I felt alone many times in my life until I discovered that Lord Krishna has always been with me and He loves me completely
. He has always been my true benefactor and shelter , it took me very long to realize this. Had I known this earlier, I would not have to go through the bouts of loneliness that I felt deep within my heart. Rather in the awareness of His comforting presence as the Supersoul within my heart, I would have been blissful. Better Late than never. Coming to the path of Bhakti – The path of eternal love I learned that Krishna has never abandoned me.
He says in the Bhagavad Gita verse 14.4 ” He is the Father of all living entities” and in verse 15.15, He says “I am seated in everyone’s heart”. Being the father He fully loves all His children even if some children like me had forgotten that He is my real father. And by always accompanying me wherever I went- He is my true friend.

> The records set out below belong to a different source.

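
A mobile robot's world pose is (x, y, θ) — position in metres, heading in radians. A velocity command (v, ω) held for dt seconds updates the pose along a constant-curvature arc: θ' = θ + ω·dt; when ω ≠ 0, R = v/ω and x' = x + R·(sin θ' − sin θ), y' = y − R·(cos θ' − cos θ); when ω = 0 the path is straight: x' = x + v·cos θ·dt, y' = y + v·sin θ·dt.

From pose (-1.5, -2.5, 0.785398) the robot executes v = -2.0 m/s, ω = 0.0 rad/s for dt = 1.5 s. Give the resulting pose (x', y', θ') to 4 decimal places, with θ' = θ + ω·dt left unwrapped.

θ' = 0.7854 + 0.0·1.5 = 0.7854
ω = 0 → straight: x' = -1.5 + -2.0·cos(0.7854)·1.5 = -3.6213
y' = -2.5 + -2.0·sin(0.7854)·1.5 = -4.6213

(-3.6213, -4.6213, 0.7854)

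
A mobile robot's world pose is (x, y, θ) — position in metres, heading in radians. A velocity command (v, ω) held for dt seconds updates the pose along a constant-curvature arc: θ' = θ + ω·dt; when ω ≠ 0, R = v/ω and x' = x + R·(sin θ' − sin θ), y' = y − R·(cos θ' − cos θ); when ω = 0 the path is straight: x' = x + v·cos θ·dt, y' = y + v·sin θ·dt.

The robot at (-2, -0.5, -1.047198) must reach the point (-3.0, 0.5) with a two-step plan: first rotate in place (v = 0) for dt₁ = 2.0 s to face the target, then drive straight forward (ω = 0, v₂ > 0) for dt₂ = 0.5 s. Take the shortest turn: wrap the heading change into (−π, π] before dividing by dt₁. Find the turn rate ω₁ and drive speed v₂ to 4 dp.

ω₁ = -1.4399, v₂ = 2.8284

heading to target = atan2(0.5−-0.5, -3−-2) = 2.3562
Δθ = wrap(2.3562 − -1.0472) = -2.8798; ω₁ = Δθ/dt₁ = -1.4399
distance = √((-3−-2)² + (0.5−-0.5)²) = 1.4142; v₂ = distance/dt₂ = 2.8284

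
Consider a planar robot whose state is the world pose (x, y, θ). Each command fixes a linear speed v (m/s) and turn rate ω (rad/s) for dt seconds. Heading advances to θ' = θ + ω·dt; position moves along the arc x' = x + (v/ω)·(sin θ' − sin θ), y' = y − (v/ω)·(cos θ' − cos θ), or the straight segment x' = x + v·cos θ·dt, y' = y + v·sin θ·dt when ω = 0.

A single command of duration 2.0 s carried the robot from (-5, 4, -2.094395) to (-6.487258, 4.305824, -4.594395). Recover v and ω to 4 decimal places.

v = 1.0000, ω = -1.2500

Δθ = -4.594395 − -2.094395 = -2.500000
ω = Δθ/dt = -2.500000/2.0 = -1.2500
R = Δx/(sin θ' − sin θ) = -0.8000
v = R·ω = -0.8000·-1.2500 = 1.0000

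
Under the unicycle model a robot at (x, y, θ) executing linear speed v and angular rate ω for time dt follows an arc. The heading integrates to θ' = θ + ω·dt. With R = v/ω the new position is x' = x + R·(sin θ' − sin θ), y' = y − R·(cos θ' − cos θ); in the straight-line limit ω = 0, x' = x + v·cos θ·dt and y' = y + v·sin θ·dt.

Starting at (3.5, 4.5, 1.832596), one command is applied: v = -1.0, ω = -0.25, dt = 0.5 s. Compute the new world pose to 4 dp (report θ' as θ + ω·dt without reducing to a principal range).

(3.5989, 4.0102, 1.7076)

θ' = 1.8326 + -0.25·0.5 = 1.7076
R = v/ω = -1.0/-0.25 = 4.0000
x' = 3.5 + 4.0000·(sin 1.7076 − sin 1.8326) = 3.5989
y' = 4.5 − 4.0000·(cos 1.7076 − cos 1.8326) = 4.0102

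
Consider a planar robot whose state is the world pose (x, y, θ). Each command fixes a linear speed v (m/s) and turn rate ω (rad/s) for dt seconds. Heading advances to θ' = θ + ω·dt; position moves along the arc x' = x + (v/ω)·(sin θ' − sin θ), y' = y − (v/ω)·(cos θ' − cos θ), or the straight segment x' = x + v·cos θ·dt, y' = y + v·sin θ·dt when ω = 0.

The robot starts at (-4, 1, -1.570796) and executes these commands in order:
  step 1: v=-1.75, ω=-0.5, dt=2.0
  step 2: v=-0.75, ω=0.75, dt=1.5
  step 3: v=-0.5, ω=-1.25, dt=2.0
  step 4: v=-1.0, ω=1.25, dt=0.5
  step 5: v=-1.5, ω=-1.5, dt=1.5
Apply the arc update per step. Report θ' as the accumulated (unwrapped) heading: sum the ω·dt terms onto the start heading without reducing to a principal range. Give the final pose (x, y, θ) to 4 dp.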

He was there with me in all my previous births and has accompanied me even in the body I currently reside in. There were times I felt lonely and disconnected in spite of being surrounded by many people and having many well wishers. I would feel lonely in difficult times, in spite of having the support of well meaning friends and relatives. During the good times and moments of personal happiness I felt lonely in spite of having many dear and close friends to celebrate with.I felt frustrated with such feelings and did not understand why in spite of having loving parents , loving brothers and sisters , a loving husband and many true relationships why I felt lonely.
Feel your loneliness deeply
However over time I came to appreciate the loneliness I felt. Instead of trying to drown away my feelings of loneliness , I learned how to deeply feel them , know them and also really feel how terrible it felt being lonely. That reminds me of a poem by Hafiz:
Don’t surrender your loneliness so quickly.
Let it cut more deep.
Let it ferment and season you
As few human or even divine ingredients can.
Something missing in my heart tonight
Has made my eyes so soft,
My voice so tender,
My need of God
Every time I allowed my loneliness to cut me deep, the way Hafiz has said- it allowed me to explore how even in happy moments with everything and everyone going for me, the loneliness was still there and none of the things of the world could fill it. Learning how to deeply feel my loneliness, how bottomless it felt and how much I did not like feeling lonely-it made me stronger in my search for the real thing, the thing that could fill that bottomless pit. It was a silent search , an non-verbal continuous search in my head that I wasn’t even aware of. When I read about Lord Krishna that He is seated in everyone’s heart and He is the father of all living entities and He never leaves us even for a moment, I was immediately attracted to Him. It made me feel peaceful. I felt like a person who saw an oasis after being thirsty for so long.
The God shaped void in our heart
Feelings of loneliness drives people to drugs, anger and alcohol so that they can numb those feelings. A woman maybe surrounded by her children, parents, in laws, husband and still feel lonely and unloved. The loneliness is actually a God shaped void in our heart.It can only be filled by the presence of Lord Krishna and not by the things of this world. Bodily relationships, satisfaction from mundane material achievement and all other things satisfy the wants of our various bodily designations, but do not satisfy the need of the soul.
The 7th verse of the siksastakam says:
yugayitam nimesena caksusa pravsiyatam
sunyayitam jagat sarvam govinda virehena me
O Govinda! Feeling Your separations I am considering a moment to be like twelve years or more. Tears are flowing from my eyes like torrents of rain, and I am feeling all vacant in the world in Your absence.